“My hope is to confront the picture without a ready technique or a prepared attitude—a condition which is nevertheless never completely attainable; to have no program and, necessarily then ,not preconceived style. To paint no Tworkovs.” *
Jack Tworkov was a founding member of the Club (1949). Born in Biala, Poland in 1900, Tworkov emigrated to New York City in 1913, with his mother and younger sister. The family reunited with their father, a tailor, and settled in Manhattan’s Lower East Side. Tworkov attended Stuyvesant High School and then went on to Columbia University, majoring in English. Tworkov had planned on becoming a writer, but upon seeing the paintings by Cezanne in an exhibition of French painting at the Brooklyn Museum in 1921, he decided to become an artist. He studied briefly at the National Academy of Design in 1924 and during this time, began spending summers in Provincetown, Massachusetts, where he befriended Karl Knaths and Edwin Dickinson. Tworkov also studied at the Art Students League. After a brief trip to Europe in 1933, Tworkov joined the Federal Art Project of the WPA in 1934, where he got to know Willem de Kooning and Mark Rothko among others. Tworkov’s first solo exhibition was held at ACA Gallery in 1940 and although the artist was beginning to experience some success, Tworkov stopped painting in 1942 to help in the war effort as a tool designer.
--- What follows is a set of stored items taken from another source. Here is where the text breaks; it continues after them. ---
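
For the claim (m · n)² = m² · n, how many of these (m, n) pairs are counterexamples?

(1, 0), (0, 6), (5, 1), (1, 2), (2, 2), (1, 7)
Testing each pair:
(1, 0): LHS = 0, RHS = 0 → satisfies claim
(0, 6): LHS = 0, RHS = 0 → satisfies claim
(5, 1): LHS = 25, RHS = 25 → satisfies claim
(1, 2): LHS = 4, RHS = 2 → counterexample
(2, 2): LHS = 16, RHS = 8 → counterexample
(1, 7): LHS = 49, RHS = 7 → counterexample

That makes 3 counterexamples.

Answer: 3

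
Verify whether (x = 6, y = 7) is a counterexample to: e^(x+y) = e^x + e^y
Yes

Substituting x = 6, y = 7:
LHS = e^(6+7) = e^13 ≈ 442413.4
RHS = e^6 + e^7 ≈ 1500

Since LHS ≠ RHS, this pair disproves the claim.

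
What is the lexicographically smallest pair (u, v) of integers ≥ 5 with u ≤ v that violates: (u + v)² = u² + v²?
Substituting (5, 5) into the claim:
LHS = (5 + 5)² = 100
RHS = 5² + 5² = 50

Since LHS ≠ RHS, this pair disproves the claim, and no lexicographically smaller pair (u ≤ v, integers ≥ 5) does.

For instance (11, 12) is also a counterexample (LHS = 529, RHS = 265), but it's lexicographically larger.

Answer: (u, v) = (5, 5)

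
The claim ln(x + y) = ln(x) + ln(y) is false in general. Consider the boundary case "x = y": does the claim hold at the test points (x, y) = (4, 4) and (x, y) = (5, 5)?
At (4, 4): LHS = ln(8) ≈ 2.079 ≠ RHS = 2·ln(4) ≈ 2.773
At (5, 5): LHS = ln(10) ≈ 2.303 ≠ RHS = 2·ln(5) ≈ 3.219

Answer: No, fails at both test points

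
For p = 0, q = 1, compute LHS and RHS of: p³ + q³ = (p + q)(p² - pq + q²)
LHS = 0³ + 1³ = 1
RHS = (0 + 1)(0² - 0·1 + 1²) = 1

LHS = RHS: the two sides agree.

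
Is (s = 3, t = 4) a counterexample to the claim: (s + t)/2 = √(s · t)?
Substituting s = 3, t = 4:
LHS = (3 + 4)/2 = 7/2
RHS = √(3 · 4) = 2·√(3) ≈ 3.464

Since LHS ≠ RHS, this pair disproves the claim.

Answer: Yes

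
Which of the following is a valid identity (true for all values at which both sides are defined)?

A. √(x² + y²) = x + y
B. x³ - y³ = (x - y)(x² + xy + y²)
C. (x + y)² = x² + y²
A: fails at (1, 5) — LHS = √(26) ≈ 5.099, RHS = 6.
B: holds — e.g. at (1, 1), both sides equal 0.
C: fails at (1, 2) — LHS = 9, RHS = 5.

Answer: B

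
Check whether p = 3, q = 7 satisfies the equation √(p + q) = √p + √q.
Fails

Substituting p = 3, q = 7:

LHS = √(3 + 7) = √(10) ≈ 3.162
RHS = √3 + √7 = √(3) + √(7) ≈ 4.378

LHS ≠ RHS, so the equation does not hold at this point.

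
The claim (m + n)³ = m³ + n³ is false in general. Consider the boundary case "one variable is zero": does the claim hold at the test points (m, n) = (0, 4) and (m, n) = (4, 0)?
Yes, holds at both test points

At (0, 4): LHS = 64, RHS = 64 → equal
At (4, 0): LHS = 64, RHS = 64 → equal

So the claim does hold at both of these boundary points, even though it is not an identity.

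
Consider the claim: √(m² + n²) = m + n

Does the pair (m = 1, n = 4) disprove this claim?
Yes

Substituting m = 1, n = 4:
LHS = √(1² + 4²) = √(17) ≈ 4.123
RHS = 1 + 4 = 5

Since LHS ≠ RHS, this pair disproves the claim.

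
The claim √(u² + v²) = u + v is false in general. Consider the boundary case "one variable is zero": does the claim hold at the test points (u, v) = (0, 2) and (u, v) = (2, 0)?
Yes, holds at both test points

At (0, 2): LHS = 2, RHS = 2 → equal
At (2, 0): LHS = 2, RHS = 2 → equal

So the claim does hold at both of these boundary points, even though it is not an identity.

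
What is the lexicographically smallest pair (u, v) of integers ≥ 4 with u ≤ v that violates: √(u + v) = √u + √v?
Substituting (4, 4) into the claim:
LHS = √(4 + 4) = 2·√(2) ≈ 2.828
RHS = √4 + √4 = 4

Since LHS ≠ RHS, this pair disproves the claim, and no lexicographically smaller pair (u ≤ v, integers ≥ 4) does.

For instance (5, 8) is also a counterexample (LHS = √(13) ≈ 3.606, RHS = √(5) + 2·√(2) ≈ 5.064), but it's lexicographically larger.

Answer: (u, v) = (4, 4)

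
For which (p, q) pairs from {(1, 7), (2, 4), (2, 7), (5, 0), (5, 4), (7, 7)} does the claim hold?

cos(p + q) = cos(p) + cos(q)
Testing each pair:
(1, 7): LHS = cos(8) ≈ -0.1455, RHS = cos(1) + cos(7) ≈ 1.294 → fails
(2, 4): LHS = cos(6) ≈ 0.9602, RHS = cos(4) + cos(2) ≈ -1.07 → fails
(2, 7): LHS = cos(9) ≈ -0.9111, RHS = cos(2) + cos(7) ≈ 0.3378 → fails
(5, 0): LHS = cos(5) ≈ 0.2837, RHS = cos(5) + 1 ≈ 1.284 → fails
(5, 4): LHS = cos(9) ≈ -0.9111, RHS = cos(4) + cos(5) ≈ -0.37 → fails
(7, 7): LHS = cos(14) ≈ 0.1367, RHS = 2·cos(7) ≈ 1.508 → fails

No pair satisfies the claim.

Answer: None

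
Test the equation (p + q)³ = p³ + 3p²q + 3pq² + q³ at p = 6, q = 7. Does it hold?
Holds

Substituting p = 6, q = 7:

LHS = (6 + 7)³ = 2197
RHS = 6³ + 3·6²·7 + 3·6·7² + 7³ = 2197

LHS = RHS, so the equation holds at this point.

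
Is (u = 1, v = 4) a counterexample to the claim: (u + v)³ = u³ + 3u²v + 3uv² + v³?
No

Substituting u = 1, v = 4:
LHS = (1 + 4)³ = 125
RHS = 1³ + 3·1²·4 + 3·1·4² + 4³ = 125

The sides agree, so this pair does not disprove the claim.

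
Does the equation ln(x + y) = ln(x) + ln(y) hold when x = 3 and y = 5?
Fails

Substituting x = 3, y = 5:

LHS = ln(3 + 5) = ln(8) ≈ 2.079
RHS = ln(3) + ln(5) ≈ 2.708

LHS ≠ RHS, so the equation does not hold at this point.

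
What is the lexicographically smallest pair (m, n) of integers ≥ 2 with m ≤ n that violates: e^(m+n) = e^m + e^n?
Substituting (2, 2) into the claim:
LHS = e^(2+2) = e^4 ≈ 54.6
RHS = e^2 + e^2 = 2·e^2 ≈ 14.78

Since LHS ≠ RHS, this pair disproves the claim, and no lexicographically smaller pair (m ≤ n, integers ≥ 2) does.

For instance (2, 9) is also a counterexample (LHS = e^11 ≈ 59874.1, RHS = e^2 + e^9 ≈ 8110), but it's lexicographically larger.

Answer: (m, n) = (2, 2)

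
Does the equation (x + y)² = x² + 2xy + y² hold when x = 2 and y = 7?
Holds

Substituting x = 2, y = 7:

LHS = (2 + 7)² = 81
RHS = 2² + 2·2·7 + 7² = 81

LHS = RHS, so the equation holds at this point.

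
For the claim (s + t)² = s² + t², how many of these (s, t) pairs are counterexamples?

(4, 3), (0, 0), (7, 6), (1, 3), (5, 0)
3

Testing each pair:
(4, 3): LHS = 49, RHS = 25 → counterexample
(0, 0): LHS = 0, RHS = 0 → satisfies claim
(7, 6): LHS = 169, RHS = 85 → counterexample
(1, 3): LHS = 16, RHS = 10 → counterexample
(5, 0): LHS = 25, RHS = 25 → satisfies claim

That makes 3 counterexamples.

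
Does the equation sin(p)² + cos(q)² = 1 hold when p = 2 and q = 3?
Fails

Substituting p = 2, q = 3:

LHS = sin(2)² + cos(3)² ≈ 1.807
RHS = 1

LHS ≠ RHS, so the equation does not hold at this point.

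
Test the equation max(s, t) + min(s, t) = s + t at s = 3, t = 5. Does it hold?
Holds

Substituting s = 3, t = 5:

LHS = max(3, 5) + min(3, 5) = 8
RHS = 3 + 5 = 8

LHS = RHS, so the equation holds at this point.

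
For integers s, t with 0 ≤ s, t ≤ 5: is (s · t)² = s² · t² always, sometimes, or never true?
Always true

The identity holds for every pair in the range. For instance at (s, t) = (5, 4): both sides equal 400.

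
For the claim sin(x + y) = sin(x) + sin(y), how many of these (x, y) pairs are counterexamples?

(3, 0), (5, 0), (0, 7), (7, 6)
Testing each pair:
(3, 0): LHS = sin(3) ≈ 0.1411, RHS = sin(3) ≈ 0.1411 → satisfies claim
(5, 0): LHS = sin(5) ≈ -0.9589, RHS = sin(5) ≈ -0.9589 → satisfies claim
(0, 7): LHS = sin(7) ≈ 0.657, RHS = sin(7) ≈ 0.657 → satisfies claim
(7, 6): LHS = sin(13) ≈ 0.4202, RHS = sin(6) + sin(7) ≈ 0.3776 → counterexample

That makes 1 counterexample.

Answer: 1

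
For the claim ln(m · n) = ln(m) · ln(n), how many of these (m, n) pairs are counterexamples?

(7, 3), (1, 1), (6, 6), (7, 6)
3

Testing each pair:
(7, 3): LHS = ln(21) ≈ 3.045, RHS = ln(3)·ln(7) ≈ 2.138 → counterexample
(1, 1): LHS = 0, RHS = 0 → satisfies claim
(6, 6): LHS = ln(36) ≈ 3.584, RHS = ln(6)² ≈ 3.21 → counterexample
(7, 6): LHS = ln(42) ≈ 3.738, RHS = ln(6)·ln(7) ≈ 3.487 → counterexample

That makes 3 counterexamples.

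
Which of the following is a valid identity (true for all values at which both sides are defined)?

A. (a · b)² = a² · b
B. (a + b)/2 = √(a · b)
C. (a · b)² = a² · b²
A: fails at (1, 4) — LHS = 16, RHS = 4.
B: fails at (1, 3) — LHS = 2, RHS = √(3) ≈ 1.732.
C: holds — e.g. at (5, 8), both sides equal 1600.

Answer: C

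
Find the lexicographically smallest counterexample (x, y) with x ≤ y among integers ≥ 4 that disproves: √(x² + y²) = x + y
(x, y) = (4, 4)

Substituting (4, 4) into the claim:
LHS = √(4² + 4²) = 4·√(2) ≈ 5.657
RHS = 4 + 4 = 8

Since LHS ≠ RHS, this pair disproves the claim, and no lexicographically smaller pair (x ≤ y, integers ≥ 4) does.

For instance (4, 6) is also a counterexample (LHS = 2·√(13) ≈ 7.211, RHS = 10), but it's lexicographically larger.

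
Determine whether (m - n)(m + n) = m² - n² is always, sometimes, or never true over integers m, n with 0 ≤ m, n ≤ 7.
The identity holds for every pair in the range. For instance at (m, n) = (1, 3): both sides equal -8.

Answer: Always true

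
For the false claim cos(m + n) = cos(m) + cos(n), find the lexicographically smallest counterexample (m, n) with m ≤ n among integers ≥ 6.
(m, n) = (6, 6)

Substituting (6, 6) into the claim:
LHS = cos(6 + 6) = cos(12) ≈ 0.8439
RHS = cos(6) + cos(6) = 2·cos(6) ≈ 1.92

Since LHS ≠ RHS, this pair disproves the claim, and no lexicographically smaller pair (m ≤ n, integers ≥ 6) does.

For instance (8, 11) is also a counterexample (LHS = cos(19) ≈ 0.9887, RHS = cos(8) + cos(11) ≈ -0.1411), but it's lexicographically larger.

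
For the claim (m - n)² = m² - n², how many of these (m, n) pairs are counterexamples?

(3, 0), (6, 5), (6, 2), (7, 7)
Testing each pair:
(3, 0): LHS = 9, RHS = 9 → satisfies claim
(6, 5): LHS = 1, RHS = 11 → counterexample
(6, 2): LHS = 16, RHS = 32 → counterexample
(7, 7): LHS = 0, RHS = 0 → satisfies claim

That makes 2 counterexamples.

Answer: 2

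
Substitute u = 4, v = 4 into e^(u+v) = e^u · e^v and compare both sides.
LHS = e^(4+4) = e^8 ≈ 2981
RHS = e^4 · e^4 = e^8 ≈ 2981

LHS = RHS: the two sides agree.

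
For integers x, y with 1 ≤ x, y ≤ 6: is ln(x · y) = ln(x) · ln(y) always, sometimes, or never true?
It holds at (x, y) = (1, 1) (both sides equal 0), but fails at (x, y) = (2, 5) (LHS = ln(10) ≈ 2.303, RHS = ln(2)·ln(5) ≈ 1.116).

Answer: Sometimes true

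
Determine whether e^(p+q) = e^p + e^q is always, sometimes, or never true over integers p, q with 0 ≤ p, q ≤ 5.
The claim fails for every pair in the range. For instance at (p, q) = (0, 0): LHS = 1, RHS = 2.

Answer: Never true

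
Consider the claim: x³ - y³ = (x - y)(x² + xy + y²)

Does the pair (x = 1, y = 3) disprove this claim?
No

Substituting x = 1, y = 3:
LHS = 1³ - 3³ = -26
RHS = (1 - 3)(1² + 1·3 + 3²) = -26

The sides agree, so this pair does not disprove the claim.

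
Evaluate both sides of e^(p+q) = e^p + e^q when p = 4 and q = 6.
LHS = e^(4+6) = e^10 ≈ 22026.5
RHS = e^4 + e^6 ≈ 458

LHS ≠ RHS (they differ by about 21568.4), so the equation does not hold here.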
When he resumed painting in 1945, Tworkov found himself increasingly interested in abstraction, which he saw as analogous, rather than antithetical, to figural representation. Tworkov had his first solo museum exhibition at the Baltimore Museum of Art in 1948.
Tworkov’s rising prominence as a painter was aided by a 1953 article Fairfield Porter wrote for ARTNews. Entitled Tworkov Paints a Picture, the piece walked readers through Tworkov’s approach to painting and demystified abstraction by presenting it as a deliberate process in which an artist uses color, line, and flame-like brushstroke to express a subject, much like in figural representation.